Hi there a buddy of mine has some cichlids he no longer wants i was hoping you guys/gals can tell me

-species?
-are they usually expensive dollar amount?
-are they hard to come by?

Thanks for the help


----------



## cichlidspiro (May 11, 2011)

all i can tell you is the 3rd one is a sunshine peacock 
big als has them at $15-$20 depending when you go


----------



## Scotmando (Jul 10, 2011)

1st pic(fish on right) could be a copadichromis azureus

2nd pic(this fish is full) Metriaclima zebra

3rd pic- Aulonocara baenschi 'Sunshine Peacock'

4th pic- Aulonocara Nyassae 'Blue Peacock'

I think



erks said:


> Hi there a buddy of mine has some cichlids he no longer wants i was hoping you guys/gals can tell me
> 
> -species?
> -are they usually expensive dollar amount?
> ...


----------



## Tristan (Aug 15, 2011)

I would almost bet money the last fish is a Petsmart special.
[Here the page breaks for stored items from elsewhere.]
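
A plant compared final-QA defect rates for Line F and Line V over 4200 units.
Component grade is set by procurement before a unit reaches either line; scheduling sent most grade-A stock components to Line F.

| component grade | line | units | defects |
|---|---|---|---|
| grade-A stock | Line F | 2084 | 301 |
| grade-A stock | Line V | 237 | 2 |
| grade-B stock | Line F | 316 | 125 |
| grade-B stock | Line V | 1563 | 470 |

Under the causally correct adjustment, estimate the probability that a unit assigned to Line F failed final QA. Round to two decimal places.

0.26

Line V is lower inside every component grade stratum but Line F is lower in aggregate. Whether to stratify depends on how component grade relates to the line.
Since component grade is a pre-existing factor (not a product of the line) and it affects the outcome on its own, it is a confounder. The stratified rates, not the pooled rate, identify the causal effect.
Standardising Line F to the population component grade mix: 0.553·301/2084 + 0.447·125/316 = 0.257.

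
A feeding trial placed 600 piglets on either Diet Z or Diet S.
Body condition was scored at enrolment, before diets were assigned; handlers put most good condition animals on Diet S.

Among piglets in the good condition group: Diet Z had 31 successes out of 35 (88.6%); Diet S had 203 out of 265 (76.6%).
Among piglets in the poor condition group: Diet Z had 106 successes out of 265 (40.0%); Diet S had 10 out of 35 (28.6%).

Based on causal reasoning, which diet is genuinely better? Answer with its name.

Nothing the diet does changes starting body condition; the imbalance is an allocation artefact. With starting body condition also predicting the outcome, the pooled figure is confounded, and the within-stratum comparison is the causal one.
Within each level — good condition: 88.6% vs 76.6%; poor condition: 40.0% vs 28.6% — Diet Z is higher every time.

Diet Z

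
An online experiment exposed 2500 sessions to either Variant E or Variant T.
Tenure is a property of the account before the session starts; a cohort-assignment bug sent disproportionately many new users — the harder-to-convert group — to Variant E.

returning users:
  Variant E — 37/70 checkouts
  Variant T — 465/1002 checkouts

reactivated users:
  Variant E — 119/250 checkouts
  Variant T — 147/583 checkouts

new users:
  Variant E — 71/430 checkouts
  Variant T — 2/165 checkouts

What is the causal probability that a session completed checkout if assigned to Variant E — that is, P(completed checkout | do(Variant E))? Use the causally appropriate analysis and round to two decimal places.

The stratified and pooled comparisons disagree (Variant E wins within each user tenure; Variant T wins overall), so the answer turns on the causal role of user tenure.
Here user tenure is a common cause — it drives both which variant a case falls under and the outcome. The crude comparison mixes populations; the stratum-specific rates are the causally relevant ones.
Standardising Variant E to the population user tenure mix: 0.429·37/70 + 0.333·119/250 + 0.238·71/430 = 0.425.

0.42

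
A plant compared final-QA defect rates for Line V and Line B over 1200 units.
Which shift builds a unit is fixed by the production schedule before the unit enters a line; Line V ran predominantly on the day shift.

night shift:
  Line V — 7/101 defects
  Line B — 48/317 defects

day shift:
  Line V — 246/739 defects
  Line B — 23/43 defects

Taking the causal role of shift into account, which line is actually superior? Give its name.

Line V

The imbalance in shift arose from how units were allocated, not from anything the line did; and shift independently affects the outcome. The pooled gap is confounded — condition on shift.
Within each level — night shift: 6.9% vs 15.1%; day shift: 33.3% vs 53.5% — Line V is lower every time.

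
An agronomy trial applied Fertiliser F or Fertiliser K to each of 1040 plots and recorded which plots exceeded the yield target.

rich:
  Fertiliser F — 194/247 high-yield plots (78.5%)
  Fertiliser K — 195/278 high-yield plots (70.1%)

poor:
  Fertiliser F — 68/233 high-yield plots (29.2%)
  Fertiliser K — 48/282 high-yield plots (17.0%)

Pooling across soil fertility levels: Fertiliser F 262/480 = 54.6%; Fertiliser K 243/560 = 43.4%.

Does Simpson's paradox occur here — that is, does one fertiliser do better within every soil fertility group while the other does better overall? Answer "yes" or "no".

Within each soil fertility level (rich 78.5% vs 70.1%; poor 29.2% vs 17.0%), Fertiliser F has the higher rate every time. Pooled: 54.6% vs 43.4% — Fertiliser F has the higher rate overall. They agree.

no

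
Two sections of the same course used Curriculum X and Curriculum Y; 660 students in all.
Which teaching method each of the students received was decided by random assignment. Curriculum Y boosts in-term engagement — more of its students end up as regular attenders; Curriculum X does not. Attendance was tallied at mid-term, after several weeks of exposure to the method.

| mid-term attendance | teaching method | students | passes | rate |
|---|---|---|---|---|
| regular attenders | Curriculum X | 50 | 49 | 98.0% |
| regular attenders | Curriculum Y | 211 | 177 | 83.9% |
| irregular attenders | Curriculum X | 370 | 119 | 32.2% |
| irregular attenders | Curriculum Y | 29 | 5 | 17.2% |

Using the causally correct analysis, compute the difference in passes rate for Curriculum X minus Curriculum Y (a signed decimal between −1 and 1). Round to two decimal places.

Within every mid-term attendance level Curriculum X has the higher rate, yet pooled Curriculum Y does — Simpson's reversal.
Mid-term attendance is recorded after the teaching method and is itself shifted by it — it sits on the causal path from teaching method to outcome. Conditioning on a mediator would strip out part of the effect we want; the pooled comparison gives the total causal effect.
The causal difference is the pooled difference: 0.400 − 0.758 = -0.358.

-0.36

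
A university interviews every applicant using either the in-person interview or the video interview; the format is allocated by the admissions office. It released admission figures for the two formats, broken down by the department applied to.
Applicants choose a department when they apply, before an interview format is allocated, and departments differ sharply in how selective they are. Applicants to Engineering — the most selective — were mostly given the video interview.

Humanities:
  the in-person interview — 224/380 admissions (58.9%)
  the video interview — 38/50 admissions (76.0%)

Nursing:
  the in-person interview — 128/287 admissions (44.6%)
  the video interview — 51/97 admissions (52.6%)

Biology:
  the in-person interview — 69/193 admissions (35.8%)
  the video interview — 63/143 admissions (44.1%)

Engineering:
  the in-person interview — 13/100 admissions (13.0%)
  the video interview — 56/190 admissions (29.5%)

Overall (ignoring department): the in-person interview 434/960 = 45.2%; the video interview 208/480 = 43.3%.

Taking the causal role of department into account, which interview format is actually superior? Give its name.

the video interview

Since department is a pre-existing factor (not a product of the interview format) and it affects the outcome on its own, it is a confounder. The stratified rates, not the pooled rate, identify the causal effect.
Within each level — Humanities: 58.9% vs 76.0%; Nursing: 44.6% vs 52.6%; Biology: 35.8% vs 44.1%; Engineering: 13.0% vs 29.5% — the video interview is higher every time.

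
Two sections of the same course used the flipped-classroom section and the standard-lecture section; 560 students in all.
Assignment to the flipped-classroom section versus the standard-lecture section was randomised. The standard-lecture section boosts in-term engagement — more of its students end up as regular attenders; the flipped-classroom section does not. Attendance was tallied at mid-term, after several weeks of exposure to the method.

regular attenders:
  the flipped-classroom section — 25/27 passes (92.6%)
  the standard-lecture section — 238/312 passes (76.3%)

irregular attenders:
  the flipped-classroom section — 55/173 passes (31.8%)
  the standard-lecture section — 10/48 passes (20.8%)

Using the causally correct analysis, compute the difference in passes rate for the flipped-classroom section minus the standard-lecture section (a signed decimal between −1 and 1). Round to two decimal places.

the flipped-classroom section is higher inside every mid-term attendance stratum but the standard-lecture section is higher in aggregate. Whether to stratify depends on how mid-term attendance relates to the teaching method.
The distribution of mid-term attendance is itself part of what the teaching method does — it is an intermediate outcome. Holding it fixed would remove that part of the effect; the total effect is the pooled difference.
The causal difference is the pooled difference: 0.400 − 0.689 = -0.289.

-0.29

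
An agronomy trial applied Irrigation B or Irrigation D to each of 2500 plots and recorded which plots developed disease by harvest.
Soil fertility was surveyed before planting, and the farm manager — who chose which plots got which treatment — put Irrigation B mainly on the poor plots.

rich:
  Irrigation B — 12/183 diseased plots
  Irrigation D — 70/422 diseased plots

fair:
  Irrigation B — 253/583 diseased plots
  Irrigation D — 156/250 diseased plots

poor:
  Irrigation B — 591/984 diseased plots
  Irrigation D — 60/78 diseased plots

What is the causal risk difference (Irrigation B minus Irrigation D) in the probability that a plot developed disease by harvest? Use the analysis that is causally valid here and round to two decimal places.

Within every soil fertility level Irrigation B has the lower rate, yet pooled Irrigation D does — Simpson's reversal.
The imbalance in soil fertility arose from how plots were allocated, not from anything the irrigation did; and soil fertility independently affects the outcome. The pooled gap is confounded — condition on soil fertility.
Adjusting over the population distribution of soil fertility: 0.242·(0.066−0.166) + 0.333·(0.434−0.624) + 0.425·(0.601−0.769) = -0.159.

-0.16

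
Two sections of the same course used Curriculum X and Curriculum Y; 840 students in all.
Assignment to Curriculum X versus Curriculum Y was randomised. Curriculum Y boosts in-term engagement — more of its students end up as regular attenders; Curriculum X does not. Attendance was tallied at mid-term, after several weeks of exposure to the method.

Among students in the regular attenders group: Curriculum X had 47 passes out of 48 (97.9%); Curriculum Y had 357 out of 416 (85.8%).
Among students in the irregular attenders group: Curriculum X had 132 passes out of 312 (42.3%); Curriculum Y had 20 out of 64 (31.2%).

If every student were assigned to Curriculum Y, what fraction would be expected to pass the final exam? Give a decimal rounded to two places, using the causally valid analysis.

0.79

The distribution of mid-term attendance is itself part of what the teaching method does — it is an intermediate outcome. Holding it fixed would remove that part of the effect; the total effect is the pooled difference.
So P(outcome | do(Curriculum Y)) is just the pooled rate for Curriculum Y: 377/480 = 0.785.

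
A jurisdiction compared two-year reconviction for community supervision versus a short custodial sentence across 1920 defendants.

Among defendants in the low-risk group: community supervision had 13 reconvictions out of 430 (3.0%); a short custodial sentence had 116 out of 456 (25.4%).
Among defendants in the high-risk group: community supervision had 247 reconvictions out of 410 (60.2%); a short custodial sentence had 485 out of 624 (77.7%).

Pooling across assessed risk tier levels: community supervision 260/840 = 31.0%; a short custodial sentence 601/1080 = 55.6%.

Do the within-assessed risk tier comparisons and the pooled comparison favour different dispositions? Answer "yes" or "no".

Within each assessed risk tier level (low-risk 3.0% vs 25.4%; high-risk 60.2% vs 77.7%), community supervision has the lower rate every time. Pooled: 31.0% vs 55.6% — community supervision has the lower rate overall. They agree.

no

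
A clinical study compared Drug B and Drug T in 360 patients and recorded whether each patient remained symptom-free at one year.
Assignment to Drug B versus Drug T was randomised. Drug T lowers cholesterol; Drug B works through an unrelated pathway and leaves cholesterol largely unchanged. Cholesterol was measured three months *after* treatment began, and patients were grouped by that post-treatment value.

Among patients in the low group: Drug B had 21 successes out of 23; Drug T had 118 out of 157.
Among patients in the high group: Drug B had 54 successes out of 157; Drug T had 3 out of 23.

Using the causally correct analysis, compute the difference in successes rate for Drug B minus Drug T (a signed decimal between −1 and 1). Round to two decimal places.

The stratified and pooled comparisons disagree (Drug B wins within each cholesterol; Drug T wins overall), so the answer turns on the causal role of cholesterol.
Because the drug influences cholesterol, cholesterol is a post-treatment mediator, not a confounder. Stratifying on it would bias the estimate; the causal effect is the crude pooled difference.
The causal difference is the pooled difference: 0.417 − 0.672 = -0.256.

-0.26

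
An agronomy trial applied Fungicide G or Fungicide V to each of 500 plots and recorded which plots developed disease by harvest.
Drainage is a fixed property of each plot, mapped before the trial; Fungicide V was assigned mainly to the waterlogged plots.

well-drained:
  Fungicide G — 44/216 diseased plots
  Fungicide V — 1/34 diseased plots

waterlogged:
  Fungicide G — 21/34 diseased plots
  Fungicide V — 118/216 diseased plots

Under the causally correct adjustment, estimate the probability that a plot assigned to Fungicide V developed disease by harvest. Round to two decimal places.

The field drainage-specific comparison favours Fungicide V throughout, but the pooled figures favour Fungicide G. The question is whether to condition on field drainage.
Field drainage is set before the fungicide has any effect — it is not caused by the fungicide — and it independently drives the outcome. That makes it a confounder, so the causal comparison is within field drainage levels.
Standardising Fungicide V to the population field drainage mix: 0.500·1/34 + 0.500·118/216 = 0.288.

0.29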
Not to talk down on them at all but usually their electric blues are hybrids and I have seen a lot of them grow out like that one. It has the stripes of a stressed/nervous peacock, but the dorsal and anal fin colouration of a fryeri.


----------



## Scotmando (Jul 10, 2011)

Tristan said:


> I would almost bet money the last fish is a Petsmart special. Not to talk down on them at all but usually their electric blues are hybrids and I have seen a lot of them grow out like that one. It has the stripes of a stressed/nervous peacock, but the dorsal and anal fin colouration of a fryeri.


Probably right. S. fryeri are playboys and love to do peacock females.


----------